Chagas: From Imported to (in Part) Endemic
Ask a US clinician about Chagas disease, and many will think of immigration and travel from Latin America. That’s still the dominant pattern—but it is no longer the whole story. “Chagas disease is caused by Trypanosoma cruzi, spread by the triatomine—or ‘kissing’—bug,” Pullen says. “Typically, we see it in people who have been in, or are coming from, Central and South America…You get an acute infection that’s fairly mild, and then you can develop chronic disease. The big concerning thing is cardiac disease.”
He’s seen the consequences: “The couple of cases I’ve seen here were people coming for heart transplant as a result of chronic Chagas disease.” Treatments exist—nifurtimox and benznidazole—but are most effective earlier in the course of infection.

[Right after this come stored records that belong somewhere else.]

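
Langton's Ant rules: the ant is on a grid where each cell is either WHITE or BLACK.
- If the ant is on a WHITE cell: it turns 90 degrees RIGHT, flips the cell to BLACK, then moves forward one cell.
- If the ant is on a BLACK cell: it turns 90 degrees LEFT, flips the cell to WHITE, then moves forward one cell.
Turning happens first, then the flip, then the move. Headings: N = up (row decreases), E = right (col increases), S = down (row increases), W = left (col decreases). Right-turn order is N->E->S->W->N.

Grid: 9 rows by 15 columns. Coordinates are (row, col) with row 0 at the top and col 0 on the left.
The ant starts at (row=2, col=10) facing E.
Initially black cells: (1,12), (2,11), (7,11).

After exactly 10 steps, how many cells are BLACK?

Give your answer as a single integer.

Step 1: on WHITE (2,10): turn R to S, flip to black, move to (3,10). |black|=4
Step 2: on WHITE (3,10): turn R to W, flip to black, move to (3,9). |black|=5
Step 3: on WHITE (3,9): turn R to N, flip to black, move to (2,9). |black|=6
Step 4: on WHITE (2,9): turn R to E, flip to black, move to (2,10). |black|=7
Step 5: on BLACK (2,10): turn L to N, flip to white, move to (1,10). |black|=6
Step 6: on WHITE (1,10): turn R to E, flip to black, move to (1,11). |black|=7
Step 7: on WHITE (1,11): turn R to S, flip to black, move to (2,11). |black|=8
Step 8: on BLACK (2,11): turn L to E, flip to white, move to (2,12). |black|=7
Step 9: on WHITE (2,12): turn R to S, flip to black, move to (3,12). |black|=8
Step 10: on WHITE (3,12): turn R to W, flip to black, move to (3,11). |black|=9

Answer: 9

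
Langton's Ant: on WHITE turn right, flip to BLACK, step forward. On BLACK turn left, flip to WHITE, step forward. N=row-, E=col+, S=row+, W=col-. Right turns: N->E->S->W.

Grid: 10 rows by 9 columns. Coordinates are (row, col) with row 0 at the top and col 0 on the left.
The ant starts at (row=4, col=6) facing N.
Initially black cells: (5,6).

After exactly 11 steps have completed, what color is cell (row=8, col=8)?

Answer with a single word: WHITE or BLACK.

Answer: WHITE

Derivation:
Step 1: on WHITE (4,6): turn R to E, flip to black, move to (4,7). |black|=2
Step 2: on WHITE (4,7): turn R to S, flip to black, move to (5,7). |black|=3
Step 3: on WHITE (5,7): turn R to W, flip to black, move to (5,6). |black|=4
Step 4: on BLACK (5,6): turn L to S, flip to white, move to (6,6). |black|=3
Step 5: on WHITE (6,6): turn R to W, flip to black, move to (6,5). |black|=4
Step 6: on WHITE (6,5): turn R to N, flip to black, move to (5,5). |black|=5
Step 7: on WHITE (5,5): turn R to E, flip to black, move to (5,6). |black|=6
Step 8: on WHITE (5,6): turn R to S, flip to black, move to (6,6). |black|=7
Step 9: on BLACK (6,6): turn L to E, flip to white, move to (6,7). |black|=6
Step 10: on WHITE (6,7): turn R to S, flip to black, move to (7,7). |black|=7
Step 11: on WHITE (7,7): turn R to W, flip to black, move to (7,6). |black|=8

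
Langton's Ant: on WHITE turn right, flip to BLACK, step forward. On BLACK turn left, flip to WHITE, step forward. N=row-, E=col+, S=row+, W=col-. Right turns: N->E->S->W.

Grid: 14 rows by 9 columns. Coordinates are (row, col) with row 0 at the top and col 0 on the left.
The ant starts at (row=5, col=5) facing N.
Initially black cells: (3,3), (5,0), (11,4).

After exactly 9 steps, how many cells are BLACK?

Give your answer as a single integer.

Answer: 10

Derivation:
Step 1: on WHITE (5,5): turn R to E, flip to black, move to (5,6). |black|=4
Step 2: on WHITE (5,6): turn R to S, flip to black, move to (6,6). |black|=5
Step 3: on WHITE (6,6): turn R to W, flip to black, move to (6,5). |black|=6
Step 4: on WHITE (6,5): turn R to N, flip to black, move to (5,5). |black|=7
Step 5: on BLACK (5,5): turn L to W, flip to white, move to (5,4). |black|=6
Step 6: on WHITE (5,4): turn R to N, flip to black, move to (4,4). |black|=7
Step 7: on WHITE (4,4): turn R to E, flip to black, move to (4,5). |black|=8
Step 8: on WHITE (4,5): turn R to S, flip to black, move to (5,5). |black|=9
Step 9: on WHITE (5,5): turn R to W, flip to black, move to (5,4). |black|=10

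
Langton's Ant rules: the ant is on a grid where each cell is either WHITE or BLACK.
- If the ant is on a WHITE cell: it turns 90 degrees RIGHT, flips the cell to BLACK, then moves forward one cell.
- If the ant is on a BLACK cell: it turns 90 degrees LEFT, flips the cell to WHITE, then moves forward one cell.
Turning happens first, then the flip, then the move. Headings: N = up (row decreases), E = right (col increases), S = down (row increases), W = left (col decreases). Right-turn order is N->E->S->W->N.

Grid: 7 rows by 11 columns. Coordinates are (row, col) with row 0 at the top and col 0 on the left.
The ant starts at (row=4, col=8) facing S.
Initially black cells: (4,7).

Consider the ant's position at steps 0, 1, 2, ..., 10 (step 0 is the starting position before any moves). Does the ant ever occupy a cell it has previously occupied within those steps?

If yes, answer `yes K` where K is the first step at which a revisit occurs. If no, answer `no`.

Step 1: on WHITE (4,8): turn R to W, flip to black, move to (4,7). |black|=2 — new cell
Step 2: on BLACK (4,7): turn L to S, flip to white, move to (5,7). |black|=1 — new cell
Step 3: on WHITE (5,7): turn R to W, flip to black, move to (5,6). |black|=2 — new cell
Step 4: on WHITE (5,6): turn R to N, flip to black, move to (4,6). |black|=3 — new cell
Step 5: on WHITE (4,6): turn R to E, flip to black, move to (4,7). |black|=4 — REVISIT

Answer: yes 5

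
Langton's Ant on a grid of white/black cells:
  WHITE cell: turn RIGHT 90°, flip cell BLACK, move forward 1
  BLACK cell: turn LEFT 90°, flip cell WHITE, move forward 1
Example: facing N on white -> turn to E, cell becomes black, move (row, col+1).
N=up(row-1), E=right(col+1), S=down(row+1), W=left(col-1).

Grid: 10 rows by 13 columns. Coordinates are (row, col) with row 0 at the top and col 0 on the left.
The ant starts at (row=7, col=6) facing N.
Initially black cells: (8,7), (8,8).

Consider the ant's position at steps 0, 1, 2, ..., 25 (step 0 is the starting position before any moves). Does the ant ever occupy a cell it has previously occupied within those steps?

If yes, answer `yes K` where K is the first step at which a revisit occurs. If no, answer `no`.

Answer: yes 7

Derivation:
Step 1: on WHITE (7,6): turn R to E, flip to black, move to (7,7). |black|=3 — new cell
Step 2: on WHITE (7,7): turn R to S, flip to black, move to (8,7). |black|=4 — new cell
Step 3: on BLACK (8,7): turn L to E, flip to white, move to (8,8). |black|=3 — new cell
Step 4: on BLACK (8,8): turn L to N, flip to white, move to (7,8). |black|=2 — new cell
Step 5: on WHITE (7,8): turn R to E, flip to black, move to (7,9). |black|=3 — new cell
Step 6: on WHITE (7,9): turn R to S, flip to black, move to (8,9). |black|=4 — new cell
Step 7: on WHITE (8,9): turn R to W, flip to black, move to (8,8). |black|=5 — REVISIT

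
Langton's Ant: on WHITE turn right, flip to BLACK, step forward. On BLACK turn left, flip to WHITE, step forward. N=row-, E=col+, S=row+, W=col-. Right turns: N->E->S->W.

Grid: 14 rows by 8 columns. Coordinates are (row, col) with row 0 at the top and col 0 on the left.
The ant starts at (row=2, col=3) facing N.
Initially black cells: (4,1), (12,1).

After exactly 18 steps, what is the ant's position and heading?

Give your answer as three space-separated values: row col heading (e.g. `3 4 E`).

Step 1: on WHITE (2,3): turn R to E, flip to black, move to (2,4). |black|=3
Step 2: on WHITE (2,4): turn R to S, flip to black, move to (3,4). |black|=4
Step 3: on WHITE (3,4): turn R to W, flip to black, move to (3,3). |black|=5
Step 4: on WHITE (3,3): turn R to N, flip to black, move to (2,3). |black|=6
Step 5: on BLACK (2,3): turn L to W, flip to white, move to (2,2). |black|=5
Step 6: on WHITE (2,2): turn R to N, flip to black, move to (1,2). |black|=6
Step 7: on WHITE (1,2): turn R to E, flip to black, move to (1,3). |black|=7
Step 8: on WHITE (1,3): turn R to S, flip to black, move to (2,3). |black|=8
Step 9: on WHITE (2,3): turn R to W, flip to black, move to (2,2). |black|=9
Step 10: on BLACK (2,2): turn L to S, flip to white, move to (3,2). |black|=8
Step 11: on WHITE (3,2): turn R to W, flip to black, move to (3,1). |black|=9
Step 12: on WHITE (3,1): turn R to N, flip to black, move to (2,1). |black|=10
Step 13: on WHITE (2,1): turn R to E, flip to black, move to (2,2). |black|=11
Step 14: on WHITE (2,2): turn R to S, flip to black, move to (3,2). |black|=12
Step 15: on BLACK (3,2): turn L to E, flip to white, move to (3,3). |black|=11
Step 16: on BLACK (3,3): turn L to N, flip to white, move to (2,3). |black|=10
Step 17: on BLACK (2,3): turn L to W, flip to white, move to (2,2). |black|=9
Step 18: on BLACK (2,2): turn L to S, flip to white, move to (3,2). |black|=8

Answer: 3 2 S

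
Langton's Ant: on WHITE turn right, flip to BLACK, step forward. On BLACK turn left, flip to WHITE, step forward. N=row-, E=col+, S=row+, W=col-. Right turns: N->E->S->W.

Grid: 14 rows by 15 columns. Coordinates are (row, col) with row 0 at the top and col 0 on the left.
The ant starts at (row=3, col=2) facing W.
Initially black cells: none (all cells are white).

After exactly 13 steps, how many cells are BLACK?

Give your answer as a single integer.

Step 1: on WHITE (3,2): turn R to N, flip to black, move to (2,2). |black|=1
Step 2: on WHITE (2,2): turn R to E, flip to black, move to (2,3). |black|=2
Step 3: on WHITE (2,3): turn R to S, flip to black, move to (3,3). |black|=3
Step 4: on WHITE (3,3): turn R to W, flip to black, move to (3,2). |black|=4
Step 5: on BLACK (3,2): turn L to S, flip to white, move to (4,2). |black|=3
Step 6: on WHITE (4,2): turn R to W, flip to black, move to (4,1). |black|=4
Step 7: on WHITE (4,1): turn R to N, flip to black, move to (3,1). |black|=5
Step 8: on WHITE (3,1): turn R to E, flip to black, move to (3,2). |black|=6
Step 9: on WHITE (3,2): turn R to S, flip to black, move to (4,2). |black|=7
Step 10: on BLACK (4,2): turn L to E, flip to white, move to (4,3). |black|=6
Step 11: on WHITE (4,3): turn R to S, flip to black, move to (5,3). |black|=7
Step 12: on WHITE (5,3): turn R to W, flip to black, move to (5,2). |black|=8
Step 13: on WHITE (5,2): turn R to N, flip to black, move to (4,2). |black|=9

Answer: 9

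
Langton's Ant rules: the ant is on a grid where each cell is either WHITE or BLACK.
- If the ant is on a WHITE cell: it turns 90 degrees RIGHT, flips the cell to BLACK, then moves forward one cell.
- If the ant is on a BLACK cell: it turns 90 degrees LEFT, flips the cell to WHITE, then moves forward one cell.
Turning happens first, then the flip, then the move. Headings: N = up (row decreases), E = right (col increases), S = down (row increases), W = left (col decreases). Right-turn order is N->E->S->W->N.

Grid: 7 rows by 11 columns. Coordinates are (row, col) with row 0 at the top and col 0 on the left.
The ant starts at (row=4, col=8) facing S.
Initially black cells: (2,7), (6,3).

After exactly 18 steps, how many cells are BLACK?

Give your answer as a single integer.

Answer: 8

Derivation:
Step 1: on WHITE (4,8): turn R to W, flip to black, move to (4,7). |black|=3
Step 2: on WHITE (4,7): turn R to N, flip to black, move to (3,7). |black|=4
Step 3: on WHITE (3,7): turn R to E, flip to black, move to (3,8). |black|=5
Step 4: on WHITE (3,8): turn R to S, flip to black, move to (4,8). |black|=6
Step 5: on BLACK (4,8): turn L to E, flip to white, move to (4,9). |black|=5
Step 6: on WHITE (4,9): turn R to S, flip to black, move to (5,9). |black|=6
Step 7: on WHITE (5,9): turn R to W, flip to black, move to (5,8). |black|=7
Step 8: on WHITE (5,8): turn R to N, flip to black, move to (4,8). |black|=8
Step 9: on WHITE (4,8): turn R to E, flip to black, move to (4,9). |black|=9
Step 10: on BLACK (4,9): turn L to N, flip to white, move to (3,9). |black|=8
Step 11: on WHITE (3,9): turn R to E, flip to black, move to (3,10). |black|=9
Step 12: on WHITE (3,10): turn R to S, flip to black, move to (4,10). |black|=10
Step 13: on WHITE (4,10): turn R to W, flip to black, move to (4,9). |black|=11
Step 14: on WHITE (4,9): turn R to N, flip to black, move to (3,9). |black|=12
Step 15: on BLACK (3,9): turn L to W, flip to white, move to (3,8). |black|=11
Step 16: on BLACK (3,8): turn L to S, flip to white, move to (4,8). |black|=10
Step 17: on BLACK (4,8): turn L to E, flip to white, move to (4,9). |black|=9
Step 18: on BLACK (4,9): turn L to N, flip to white, move to (3,9). |black|=8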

Recent surveillance underscores the need for US awareness. In August 2025, CDC researchers writing in Emerging Infectious Diseases described Chagas as an endemic disease in the United States, with locally acquired human infections documented in at least 8 states (including Texas, Arizona, California, Tennessee, Louisiana, Missouri, Mississippi, and Arkansas). The authors argue that documented autochthonous cases almost certainly understate the true burden, given testing gaps and low clinical suspicion.
Pulling it together
Pullen’s through-line is that ecology and equity drive risk—and that public-health basics still work. “We’ve seen the geographic expansion of some of these mosquito and tick species,” he says. “More bugs mean more disease, and it’s moving into places that aren’t ready for it.” Readiness, he argues, is built on small, routine actions:
The final word is Pullen's, and it applies beyond West Nile virus and Chagas: Attention early, every day, beats heroics later. “Being mindful,” Pullen says of climate, seasons, birds, bugs, and the people most exposed, “is usually the advice I give. It’s not flashy, but it keeps people out of trouble.”